Heather Meyer Gabuad moved to Haiti in 2010 with a background in special needs. She was helping at an orphanage when Papito showed up seeking answers about his son.

"I had never worked with a widowed father before and here he was with his two-and-a-half-year-old with no intention of wanting to give him away to an orphanage, and that would have been so easy for him," she said.

"A lot of orphanages would have said yes because he was a widowed father and Christ-tcherry's disabilities are so severe," she explained. "He wanted to raise his son, he wanted to provide for his son, he wanted to take care and be there and love his son forever."

A 'Rescue Mission'

The two worked closely together to find Christ-tcherry the right medical care, growing so close that they married in 2012. The following year they took their combined passion for the special needs community and started Footprints of the Son.

"Our mission is educating these parents to love their kids, help them and do what they need," Papito said.

Heather calls it "a rescue mission."

"I just feel that the parents are at that turning point of they don't know what to do with their child, and I feel like sometimes we get to them just in time, just in time before they're losing hope, before they're so desperate that they'll leave that child at a hospital or they'll leave that child with a grandparent," she said.

"I feel like if we can come in and help them right at that pivotal time that they'll change, that their attitude will change and they'll feel like they have an advocate beside them. They feel like they have a friend that's going to go through this with them," she explained.

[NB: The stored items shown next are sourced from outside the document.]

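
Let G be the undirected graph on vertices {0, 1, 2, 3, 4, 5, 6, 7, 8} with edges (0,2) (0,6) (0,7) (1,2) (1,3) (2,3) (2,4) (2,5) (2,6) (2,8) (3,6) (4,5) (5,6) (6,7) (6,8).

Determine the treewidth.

A width-2 tree decomposition is:
Bags: B1 = {2, 5, 6}  B2 = {0, 2, 6}  B3 = {2, 4, 5}  B4 = {2, 3, 6}  B5 = {1, 2, 3}  B6 = {0, 6, 7}  B7 = {2, 6, 8}
Tree: B1–B2, B1–B3, B2–B4, B4–B5, B2–B6, B2–B7
The largest bag has 3 vertices, giving width 2; this decomposition certifies tw(G) ≤ 2. On the other hand G contains the 3-clique {1, 2, 3}. A clique must lie in a single bag of any decomposition, so no decomposition can have width below 2. Therefore the treewidth is 2.

2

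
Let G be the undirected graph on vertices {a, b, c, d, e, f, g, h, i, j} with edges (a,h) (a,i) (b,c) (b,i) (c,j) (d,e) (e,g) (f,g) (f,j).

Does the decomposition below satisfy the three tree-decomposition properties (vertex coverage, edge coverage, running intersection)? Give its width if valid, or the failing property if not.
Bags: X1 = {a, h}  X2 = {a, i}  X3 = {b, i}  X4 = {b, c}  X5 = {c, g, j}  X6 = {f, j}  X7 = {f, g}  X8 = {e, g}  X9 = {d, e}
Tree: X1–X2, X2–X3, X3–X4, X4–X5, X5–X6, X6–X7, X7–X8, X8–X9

A tree decomposition must satisfy three properties: every vertex lies in some bag; for every edge, both endpoints lie together in some bag; and for every vertex, the bags containing it form a connected subtree. Here bags containing vertex g are not connected in the tree, so the decomposition is invalid.

No — bags containing vertex g are not connected in the tree.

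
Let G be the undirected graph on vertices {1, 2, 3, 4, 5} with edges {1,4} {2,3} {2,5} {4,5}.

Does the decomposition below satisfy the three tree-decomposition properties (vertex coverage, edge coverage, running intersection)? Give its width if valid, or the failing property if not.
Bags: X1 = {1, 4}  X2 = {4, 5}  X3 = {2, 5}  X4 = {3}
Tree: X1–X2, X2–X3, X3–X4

No — edge (2,3) lies in no bag.

A tree decomposition must satisfy three properties: every vertex lies in some bag; for every edge, both endpoints lie together in some bag; and for every vertex, the bags containing it form a connected subtree. Here edge (2,3) lies in no bag, so the decomposition is invalid.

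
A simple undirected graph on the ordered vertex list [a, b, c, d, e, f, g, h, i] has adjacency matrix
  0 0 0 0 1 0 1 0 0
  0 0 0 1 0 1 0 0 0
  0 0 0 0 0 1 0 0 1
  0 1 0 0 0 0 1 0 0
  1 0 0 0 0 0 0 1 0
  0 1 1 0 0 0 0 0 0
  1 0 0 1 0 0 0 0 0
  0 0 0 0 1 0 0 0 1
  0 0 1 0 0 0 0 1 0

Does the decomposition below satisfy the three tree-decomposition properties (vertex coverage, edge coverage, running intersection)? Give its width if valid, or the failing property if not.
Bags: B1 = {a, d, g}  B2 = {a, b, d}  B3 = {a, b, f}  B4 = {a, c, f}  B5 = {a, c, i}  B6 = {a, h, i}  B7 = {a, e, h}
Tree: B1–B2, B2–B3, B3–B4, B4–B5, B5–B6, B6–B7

Checking the three conditions: (i) the bags cover all of {a, b, c, d, e, f, g, h, i}; (ii) for each edge, some bag contains both endpoints; (iii) the bags containing any fixed vertex form a subtree. All hold, so the decomposition is valid with width 3 − 1 = 2.

Yes; width 2.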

Overcoming Haiti's Voodoo Culture

Haiti's voodoo culture often works against Heather and Papito's efforts. That's because families often turn first to voodoo priests for help because of their own beliefs or pressure from family.

"Some family judges them because they don't want to do it, but some of them did it and when everybody sees, 'Oh, there's no answer for this.' They just give up because the way they tell them to go is not the right way, so they come back," Papito explained.

Through Footprints in the Son, Heather and Papito are able to take the families in and offer the support they need.

"We're just like let's embrace it, let's do this together, let's educate your child, let's get therapy for your child, but most importantly, let's just create a family that loves this child," Heather said.

It's not an easy process or quick process to get a family to give up on fixing their child and instead focus on raising them.

Breaking New Ground

Footprints of the Son is breaking new ground this year. They've built a school to provide education for children with disabilities.

"This year we're going to have three classrooms. We'll have a 2 to 3-year-old level classroom. That doesn't mean that all the children will be 2 to 3 years old, and then we're going to have a 3 to 4-year-old classroom," Heather told CBN News.

"We will also have one unique classroom this year," she added. "It's a sensory classroom and that's geared for children with autism, severe autism, and severe ADHD."

Heather and Papito don't plan to stop there. Their land gives them room to grow. One day they hope to reach each child in the community.

"This has been like my biggest dream since I moved to Haiti is to have an inclusion school of typical functioning children and children with disabilities learning together in the same environment," Heather said.

Until that dream becomes reality, Heather and Papito will work among Haiti's special needs community through education, encouragement and support, one family at a time.